Germany is organizing big celebrations to commemorate the 250th birth anniversary of Ludwig van Beethoven. Hundreds of music concerts and exhibitions are planned, and the government even views it as a "national duty."
Over €40 million ($44 million) is the price tag for the funds the German government has earmarked for celebrating Ludwig van Beethoven's 250th birth anniversary year. The year of celebrations begins on Monday, December 16 — believed to be his 249th birthday — and ends on December 17, 2020.
Days before the start of the celebrations, visitors were given a preview of the special exhibition "Beethoven. World. Citizen. Music" at the National Art Gallery in Bonn and of the renovated house where the composer was born.
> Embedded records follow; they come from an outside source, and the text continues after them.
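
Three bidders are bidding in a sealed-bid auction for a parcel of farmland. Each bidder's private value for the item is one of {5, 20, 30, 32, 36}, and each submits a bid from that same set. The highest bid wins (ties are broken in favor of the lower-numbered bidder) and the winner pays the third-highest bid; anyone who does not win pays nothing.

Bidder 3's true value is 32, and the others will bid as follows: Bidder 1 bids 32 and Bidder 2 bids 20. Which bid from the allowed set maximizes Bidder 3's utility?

36

Bid 5: loses, pays 0, utility 0.
Bid 20: loses, pays 0, utility 0.
Bid 30: loses, pays 0, utility 0.
Bid 32: loses, pays 0, utility 0.
Bid 36: wins, pays 20, utility 32 - 20 = 12.
The best choice is 36 with utility 12.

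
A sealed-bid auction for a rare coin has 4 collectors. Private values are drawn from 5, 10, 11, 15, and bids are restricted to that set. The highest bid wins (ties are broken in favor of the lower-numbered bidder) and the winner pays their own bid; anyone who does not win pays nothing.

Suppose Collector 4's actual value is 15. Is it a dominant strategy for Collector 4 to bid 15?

Consider the case where Collector 1 bids 5, Collector 2 bids 5 and Collector 3 bids 5.
Truthful bid 15: wins, pays 15, utility 15 - 15 = 0.
Bid 10 instead: wins, pays 10, utility 15 - 10 = 5.
Since 5 > 0, bidding 10 is strictly better here, so truthful bidding is not dominant.

No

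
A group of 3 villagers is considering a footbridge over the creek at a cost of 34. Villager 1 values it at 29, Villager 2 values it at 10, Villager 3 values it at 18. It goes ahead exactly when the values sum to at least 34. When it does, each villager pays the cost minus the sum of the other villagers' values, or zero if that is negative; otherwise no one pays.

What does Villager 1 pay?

Total value 57 ≥ cost 34, so the project is built.
The other villagers' values sum to 28.
Cost minus that sum is 34 - 28 = 6.

6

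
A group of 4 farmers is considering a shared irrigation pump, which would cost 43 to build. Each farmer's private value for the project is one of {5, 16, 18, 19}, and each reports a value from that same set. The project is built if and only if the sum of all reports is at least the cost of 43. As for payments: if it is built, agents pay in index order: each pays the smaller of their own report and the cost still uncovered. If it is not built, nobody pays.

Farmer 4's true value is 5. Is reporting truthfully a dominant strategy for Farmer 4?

Check each profile of the others' reports and compare truth against every alternative report.
Others report (5, 5, 18): truth gives 0, best alternative gives -10.
Others report (5, 18, 5): truth gives 0, best alternative gives -10.
Others report (18, 5, 5): truth gives 0, best alternative gives -10.
Others report (5, 5, 19): truth gives 0, best alternative gives -9.
Others report (5, 19, 5): truth gives 0, best alternative gives -9.
Others report (19, 5, 5): truth gives 0, best alternative gives -9.
(Remaining 58 profiles checked similarly; truth is weakly best in each.)
In every case the truthful report is at least as good as any alternative, so it is a dominant strategy.

Yes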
The celebrations start on Monday, with an official opening at the Bonn Opera. Concerts, opera performances, festivals and exhibitions honoring the composer are going to take place nationwide through out the year.
'A big birthday bash'
Malte Boecker, director of the Beethoven Anniversary Society, told DW about the need to organize such celebrations and appreciate Beethoven's music. "Only a tiny part of Beethoven's total works are widely familiar," Boecker said. "We've initiated a number of projects that present him in unusual contexts beyond the concert hall."
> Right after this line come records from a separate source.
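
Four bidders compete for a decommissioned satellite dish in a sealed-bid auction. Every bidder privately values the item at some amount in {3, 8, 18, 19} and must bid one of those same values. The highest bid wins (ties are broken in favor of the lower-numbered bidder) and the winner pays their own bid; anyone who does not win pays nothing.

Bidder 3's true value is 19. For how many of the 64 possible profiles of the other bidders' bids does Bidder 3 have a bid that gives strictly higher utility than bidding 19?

12

Others bid (3, 3, 3): truth gives 0; bid 8 gives 11 > 0. Violating.
Others bid (3, 3, 8): truth gives 0; bid 8 gives 11 > 0. Violating.
Others bid (3, 3, 18): truth gives 0; bid 18 gives 1 > 0. Violating.
Others bid (3, 8, 3): truth gives 0; bid 18 gives 1 > 0. Violating.
Others bid (3, 3, 19): truth gives 0; no alternative beats it.
Others bid (3, 8, 19): truth gives 0; no alternative beats it.
(Checking all 64 profiles: 12 have a profitable deviation, 52 do not.)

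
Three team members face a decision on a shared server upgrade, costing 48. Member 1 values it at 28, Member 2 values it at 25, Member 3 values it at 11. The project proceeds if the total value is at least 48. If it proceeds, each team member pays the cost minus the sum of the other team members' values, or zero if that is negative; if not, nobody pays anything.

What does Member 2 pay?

Total value 64 ≥ cost 48, so the project is built.
The other team members' values sum to 39.
Cost minus that sum is 48 - 39 = 9.

9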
That includes a nationwide series of house concerts on the weekend preceding the Beethoven year. "We've invited people in Germany to open their houses to private Beethoven-related concerts and events to celebrate Beethoven in their living rooms or in their kitchens. Over 800 private hosts responded. It's a big birthday bash." This format, said Boecker, better fits the composer's intended setting: "His chamber music was not written for concert halls, but for performance at home."
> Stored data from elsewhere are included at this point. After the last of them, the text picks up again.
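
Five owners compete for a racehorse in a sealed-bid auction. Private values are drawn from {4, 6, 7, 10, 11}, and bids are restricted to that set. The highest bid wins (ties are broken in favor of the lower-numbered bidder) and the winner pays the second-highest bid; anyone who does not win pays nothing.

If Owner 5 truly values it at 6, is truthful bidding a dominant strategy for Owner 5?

Check each profile of the others' bids and compare truth against every alternative bid.
Others bid (4, 4, 4, 4): truth gives 2, best alternative gives 2.
Others bid (4, 4, 4, 6): truth gives 0, best alternative gives 0.
Others bid (4, 4, 4, 7): truth gives 0, best alternative gives 0.
Others bid (4, 4, 4, 10): truth gives 0, best alternative gives 0.
Others bid (4, 4, 4, 11): truth gives 0, best alternative gives 0.
Others bid (4, 4, 6, 4): truth gives 0, best alternative gives 0.
(Remaining 619 profiles checked similarly; truth is weakly best in each.)
In every case the truthful bid is at least as good as any alternative, so it is a dominant strategy.

Yes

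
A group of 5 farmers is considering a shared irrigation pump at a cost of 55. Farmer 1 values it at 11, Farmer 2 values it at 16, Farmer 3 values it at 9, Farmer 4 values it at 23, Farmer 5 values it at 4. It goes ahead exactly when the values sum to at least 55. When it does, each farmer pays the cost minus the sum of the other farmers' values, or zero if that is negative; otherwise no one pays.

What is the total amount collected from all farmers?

Total value 63 ≥ cost 55, so it is built.
Farmer 1: others sum to 52; max(0, 55 - 52) = 3.
Farmer 2: others sum to 47; max(0, 55 - 47) = 8.
Farmer 3: others sum to 54; max(0, 55 - 54) = 1.
Farmer 4: others sum to 40; max(0, 55 - 40) = 15.
Farmer 5: others sum to 59; max(0, 55 - 59) = 0.
Total collected = 3 + 8 + 1 + 15 + 0 = 27.

27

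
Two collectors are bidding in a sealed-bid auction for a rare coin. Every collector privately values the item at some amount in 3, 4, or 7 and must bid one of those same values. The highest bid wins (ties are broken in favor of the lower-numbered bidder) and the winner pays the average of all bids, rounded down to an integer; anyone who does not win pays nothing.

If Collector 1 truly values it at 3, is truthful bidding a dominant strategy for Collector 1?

Yes

Check each profile of the others' bids and compare truth against every alternative bid.
Others bid (4): truth gives 0, best alternative gives -1.
Others bid (3): truth gives 0, best alternative gives 0.
Others bid (7): truth gives 0, best alternative gives 0.
In every case the truthful bid is at least as good as any alternative, so it is a dominant strategy.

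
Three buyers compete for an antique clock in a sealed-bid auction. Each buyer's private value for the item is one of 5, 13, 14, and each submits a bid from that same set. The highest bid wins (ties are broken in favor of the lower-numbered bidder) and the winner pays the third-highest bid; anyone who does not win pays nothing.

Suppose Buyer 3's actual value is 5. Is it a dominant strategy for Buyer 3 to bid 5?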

After three years of extensive renovation, Beethoven's home in Bonn is reopening to the public as a museum
Beethoven House redone
At the start of the anniversary year and after three years of extensive renovation, Beethoven's home in Bonn is reopening to the public as a museum.
With about 100,000 visitors a year, it is called Germany's most often visited musician museum. And the number of visitors is bound to rise in the anniversary year. The in-house museum has been redone.
Instead of showing artifacts from the composer's life in a chronological manner, each room is now dedicated to a different theme, be it his daily routine, the most important persons in his life, or his work routine and struggle for artistic perfection.
Museum director Nicole Kämpken describes it as an "emotional approach." Would Ludwig van Beethoven have approved? "I certainly hope so," said Kämpken, "because here you can get to know him as a human being. After all, Beethoven longed to be understood. We try to achieve exactly that, from the standpoint of the people who come here from all over the world."